A UBP spokesman said around 60 percent of Millennium’s clients were from Portugal and Brazil and 30 percent from Africa.

This makes it a good fit for UBP, which has only a minor presence in Portugal but has a substantial Brazilian business. UBP already has an Africa desk and Millennium will bring in clients from Mozambique as well as Angola and South Africa.

UBP said the acquisition would increase its assets under management, which stood at 147.4 billion francs ($160.4 billion) as of December 31, 2020, by more than 4 billion francs.
It added that the onboarding of Millennium’s teams would help broadening UBP’s footprint in selected countries, including Portugal and Brazil, and reinforce its capabilities in Geneva.

According to its financial report, Millennium was managing 3.54 billion francs of clients’ money at the end of 2020. It employs 80 people.

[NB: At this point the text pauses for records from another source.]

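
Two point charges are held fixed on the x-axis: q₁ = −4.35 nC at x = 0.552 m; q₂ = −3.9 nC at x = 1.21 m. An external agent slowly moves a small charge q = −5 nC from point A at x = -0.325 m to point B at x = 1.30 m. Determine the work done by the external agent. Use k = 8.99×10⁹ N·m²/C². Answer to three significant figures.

For quasistatic motion the external work equals the change in potential energy: W_ext = qΔV = q(V_B − V_A).
At A: distances to the source charges are 0.877 m, 1.53 m; V_A = Σ kqᵢ/rᵢ = -67.4 V.
At B: distances to the source charges are 0.748 m, 0.0900 m; V_B = Σ kqᵢ/rᵢ = -442 V.
ΔV = V_B − V_A = -374 V.
W_ext = qΔV = (-5.00×10⁻⁹ C)(-374 V) = 1.87×10⁻⁶ J.

1.87×10⁻⁶ J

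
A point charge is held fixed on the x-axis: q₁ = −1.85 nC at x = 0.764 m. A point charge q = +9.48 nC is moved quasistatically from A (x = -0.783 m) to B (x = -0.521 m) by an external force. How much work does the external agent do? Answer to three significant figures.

-2.08×10⁻⁸ J

For quasistatic motion the external work equals the change in potential energy: W_ext = qΔV = q(V_B − V_A).
At A: distance to the source charge is 1.55 m; V_A = kq₁/r = -10.8 V.
At B: distance to the source charge is 1.29 m; V_B = kq₁/r = -12.9 V.
ΔV = V_B − V_A = -2.19 V.
W_ext = qΔV = (9.48×10⁻⁹ C)(-2.19 V) = -2.08×10⁻⁸ J.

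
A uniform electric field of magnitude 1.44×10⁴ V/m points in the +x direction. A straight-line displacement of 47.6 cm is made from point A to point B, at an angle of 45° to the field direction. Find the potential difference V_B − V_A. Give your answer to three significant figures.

-4850 V

Only the component of displacement along E changes the potential: ΔV = −E·d·cosθ.
ΔV = −(1.44×10⁴ V/m)(0.476 m)cos45° = -4850 V.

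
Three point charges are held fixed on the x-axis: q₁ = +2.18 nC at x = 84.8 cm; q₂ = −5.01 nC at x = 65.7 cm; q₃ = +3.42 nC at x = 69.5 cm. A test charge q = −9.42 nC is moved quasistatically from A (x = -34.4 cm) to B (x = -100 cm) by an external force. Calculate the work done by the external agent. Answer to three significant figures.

For quasistatic motion the external work equals the change in potential energy: W_ext = qΔV = q(V_B − V_A).
At A: distances to the source charges are 1.19 m, 1.00 m, 1.04 m; V_A = Σ kqᵢ/rᵢ = 1.04 V.
At B: distances to the source charges are 1.85 m, 1.66 m, 1.69 m; V_B = Σ kqᵢ/rᵢ = 1.56 V.
ΔV = V_B − V_A = 0.524 V.
W_ext = qΔV = (-9.42×10⁻⁹ C)(0.524 V) = -4.94×10⁻⁹ J.

-4.94×10⁻⁹ J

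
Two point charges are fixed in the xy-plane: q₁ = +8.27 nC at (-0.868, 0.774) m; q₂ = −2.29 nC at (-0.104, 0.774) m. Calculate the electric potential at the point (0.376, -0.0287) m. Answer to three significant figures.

The total potential is the scalar sum of each charge's contribution, V = Σ kqᵢ/rᵢ.
Distances from the field point to each charge: r₁ = 1.48 m, r₂ = 0.935 m.
V = k[(8.27×10⁻⁹)/(1.48) + (-2.29×10⁻⁹)/(0.935)] = 28.2 V.

28.2 V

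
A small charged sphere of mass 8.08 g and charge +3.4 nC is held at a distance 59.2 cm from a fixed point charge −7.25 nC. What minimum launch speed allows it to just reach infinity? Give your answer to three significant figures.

To just escape, total mechanical energy must reach zero at infinity: ½mv²_min + U = 0, so ½mv²_min = −U = |kQq|/r.
|U| = |kQq|/r = (8.99×10⁹ N·m²/C²)(7.25×10⁻⁹)(3.40×10⁻⁹)/(0.592) = 3.74×10⁻⁷ J.
v_min = √(2|U|/m) = √(2·3.74×10⁻⁷/8.08×10⁻³) = 9.63×10⁻³ m/s.

9.63×10⁻³ m/s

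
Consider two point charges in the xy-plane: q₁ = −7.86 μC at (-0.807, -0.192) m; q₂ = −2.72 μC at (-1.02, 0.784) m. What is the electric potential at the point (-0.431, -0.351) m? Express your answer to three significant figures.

Electric potential is a scalar, so the contributions from each charge add algebraically: V = Σ kqᵢ/rᵢ.
Distances from the field point to each charge: r₁ = 0.408 m, r₂ = 1.28 m.
V = k[(-7.86×10⁻⁶)/(0.408) + (-2.72×10⁻⁶)/(1.28)] = -1.92×10⁵ V.

-1.92×10⁵ V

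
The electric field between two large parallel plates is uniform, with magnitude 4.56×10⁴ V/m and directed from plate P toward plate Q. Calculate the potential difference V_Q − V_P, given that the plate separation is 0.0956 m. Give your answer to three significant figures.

-4360 V

In a uniform field, potential decreases in the direction of E: ΔV = −E·d for a displacement d parallel to E.
Going from P to Q is a displacement of 0.0956 m along the field, so V_Q − V_P = −Ed = -4360 V.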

BCP Beset by Legal Uncertainty

It is not clear why BCP is disposing of its Swiss unit. BCP, which is mainly involved in retail banking’s, net profit rose 64 percent on the year to 57.8 million euros in the first quarter, but its share price fell 5.8 percent during the quarter while the European Banking Index rose 19 percent. BCP gave the continuing uncertainty surrounding the coronavirus pandemic.

The bank is also wrestling with legal uncertainty. Its Swiss-franc mortgage portfolio is the subject of several lawsuits, which do not, however, affect the Swiss unit.

BCP had said earlier that because of the high degree of regulatory complexity caused by its international retail network from Portugal and Poland to Macao via Africa and Latin America it wanted to reduce the number of jurisdictions in which it operated.